Elektroautos fallen häufiger durch die erste Hauptuntersuchung als Verbrenner
Eine Auswertung von ADAC und TÜV zeigt, dass Elektroautos bei ihrer ersten dreijährigen Hauptuntersuchung (HU) häufiger durchfallen als Verbrenner, wobei das Tesla Model S am schlechtesten abschneidet.
Elektrofahrzeuge schneiden bei ihrer ersten Hauptuntersuchung (HU) nach drei Jahren durchwachsen ab und fallen im Durchschnitt häufiger durch als Fahrzeuge mit Verbrennungsmotor.
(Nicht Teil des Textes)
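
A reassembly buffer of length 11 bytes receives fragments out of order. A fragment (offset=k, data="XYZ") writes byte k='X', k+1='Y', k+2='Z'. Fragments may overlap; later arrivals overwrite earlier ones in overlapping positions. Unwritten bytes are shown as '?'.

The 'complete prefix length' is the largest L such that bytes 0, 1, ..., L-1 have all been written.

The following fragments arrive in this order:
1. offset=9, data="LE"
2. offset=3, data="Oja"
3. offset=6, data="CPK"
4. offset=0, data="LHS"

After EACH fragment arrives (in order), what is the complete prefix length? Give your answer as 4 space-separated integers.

Fragment 1: offset=9 data="LE" -> buffer=?????????LE -> prefix_len=0
Fragment 2: offset=3 data="Oja" -> buffer=???Oja???LE -> prefix_len=0
Fragment 3: offset=6 data="CPK" -> buffer=???OjaCPKLE -> prefix_len=0
Fragment 4: offset=0 data="LHS" -> buffer=LHSOjaCPKLE -> prefix_len=11

Answer: 0 0 0 11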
Dies geht aus einer Sonderauswertung des TÜV hervor, die die Leistungen von vier beliebten E-Automodellen bei der HU untersuchte. Die Studie verglich Modelle von Tesla, Renault, BMW und Smart.
Das Tesla Model S wies bei der ersten HU eine Mängelquote von 10,7 Prozent auf, was bedeutet, dass etwa jedes zehnte Fahrzeug die Prüfung nicht bestand. Dies machte es zum Schlusslicht unter den untersuchten E-Autos. Zum Vergleich: Bei Pkw mit Verbrennungsmotor, die zwei bis drei Jahre alt sind, liegt die durchschnittliche Mängelquote für erhebliche Mängel bei 4,7 Prozent. Häufige Probleme beim Tesla Model S umfassten Mängel an den Querlenkern und der Beleuchtung.
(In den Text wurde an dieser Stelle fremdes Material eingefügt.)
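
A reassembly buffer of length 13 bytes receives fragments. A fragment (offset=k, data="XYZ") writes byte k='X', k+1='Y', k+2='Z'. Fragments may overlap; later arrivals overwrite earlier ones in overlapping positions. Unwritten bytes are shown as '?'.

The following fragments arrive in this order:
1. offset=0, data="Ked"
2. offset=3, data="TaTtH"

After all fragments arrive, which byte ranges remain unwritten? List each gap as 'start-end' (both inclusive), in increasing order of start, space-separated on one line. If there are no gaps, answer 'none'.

Fragment 1: offset=0 len=3
Fragment 2: offset=3 len=5
Gaps: 8-12

Answer: 8-12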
Andere untersuchte Modelle schnitten deutlich besser ab. Der Smart Fortwo Electric Drive führte die Gruppe mit einer Mängelquote von nur 3,5 Prozent an. Darauf folgte der BMW i3 mit 4,7 Prozent Mängelquote, der häufig Probleme mit den Bremsscheiben aufwies – ein typisches Problem bei E-Autos aufgrund geringerer mechanischer Beanspruchung und verstärkter Korrosion. Der Renault Zoe hatte eine Mängelquote von 5,7 Prozent, mit auffälligen Mängeln an den Achsaufhängungen.
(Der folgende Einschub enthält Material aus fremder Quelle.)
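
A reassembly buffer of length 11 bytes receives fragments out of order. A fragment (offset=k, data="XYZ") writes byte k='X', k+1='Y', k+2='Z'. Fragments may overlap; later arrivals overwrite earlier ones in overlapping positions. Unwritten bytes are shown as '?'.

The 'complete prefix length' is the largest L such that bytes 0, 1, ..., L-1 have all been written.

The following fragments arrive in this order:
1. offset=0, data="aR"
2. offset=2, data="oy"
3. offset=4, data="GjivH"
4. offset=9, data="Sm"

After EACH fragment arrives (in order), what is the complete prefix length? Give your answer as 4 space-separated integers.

Fragment 1: offset=0 data="aR" -> buffer=aR????????? -> prefix_len=2
Fragment 2: offset=2 data="oy" -> buffer=aRoy??????? -> prefix_len=4
Fragment 3: offset=4 data="GjivH" -> buffer=aRoyGjivH?? -> prefix_len=9
Fragment 4: offset=9 data="Sm" -> buffer=aRoyGjivHSm -> prefix_len=11

Answer: 2 4 9 11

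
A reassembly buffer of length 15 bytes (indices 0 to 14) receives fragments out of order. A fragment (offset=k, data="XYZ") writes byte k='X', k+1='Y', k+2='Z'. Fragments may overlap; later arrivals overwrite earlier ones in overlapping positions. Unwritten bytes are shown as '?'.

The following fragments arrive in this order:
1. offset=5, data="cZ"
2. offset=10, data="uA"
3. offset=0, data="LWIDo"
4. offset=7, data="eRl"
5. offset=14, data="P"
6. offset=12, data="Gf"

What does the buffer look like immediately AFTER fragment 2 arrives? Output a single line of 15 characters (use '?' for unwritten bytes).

Fragment 1: offset=5 data="cZ" -> buffer=?????cZ????????
Fragment 2: offset=10 data="uA" -> buffer=?????cZ???uA???

Answer: ?????cZ???uA???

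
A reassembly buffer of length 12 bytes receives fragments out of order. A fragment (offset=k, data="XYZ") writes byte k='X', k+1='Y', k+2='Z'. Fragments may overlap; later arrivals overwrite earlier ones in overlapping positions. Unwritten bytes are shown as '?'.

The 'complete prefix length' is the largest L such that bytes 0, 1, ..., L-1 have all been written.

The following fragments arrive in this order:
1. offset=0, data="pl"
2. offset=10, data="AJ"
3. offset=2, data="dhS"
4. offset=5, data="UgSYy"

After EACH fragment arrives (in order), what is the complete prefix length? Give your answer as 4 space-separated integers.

Fragment 1: offset=0 data="pl" -> buffer=pl?????????? -> prefix_len=2
Fragment 2: offset=10 data="AJ" -> buffer=pl????????AJ -> prefix_len=2
Fragment 3: offset=2 data="dhS" -> buffer=pldhS?????AJ -> prefix_len=5
Fragment 4: offset=5 data="UgSYy" -> buffer=pldhSUgSYyAJ -> prefix_len=12

Answer: 2 2 5 12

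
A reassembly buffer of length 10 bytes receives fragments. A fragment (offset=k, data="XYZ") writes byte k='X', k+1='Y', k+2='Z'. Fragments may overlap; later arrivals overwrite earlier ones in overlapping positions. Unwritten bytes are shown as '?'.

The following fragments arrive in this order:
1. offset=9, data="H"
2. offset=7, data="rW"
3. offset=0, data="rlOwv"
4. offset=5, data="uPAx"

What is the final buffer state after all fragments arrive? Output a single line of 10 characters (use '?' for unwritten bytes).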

Während Korrosion an Bremssystemen bei E-Autos auf die geringere mechanische Nutzung durch regenerative Bremsung zurückgeführt werden kann, deuten die TÜV-Ergebnisse darauf hin, dass die allgemeine strukturelle Integrität und Komponentenqualität von Elektrofahrzeugen variieren kann. Verglichen mit den 9,6 Millionen im TÜV-Report 2022 erfassten Hauptuntersuchungen weisen Elektroautos bei ihrer ersten Inspektion eine höhere Mängelrate auf.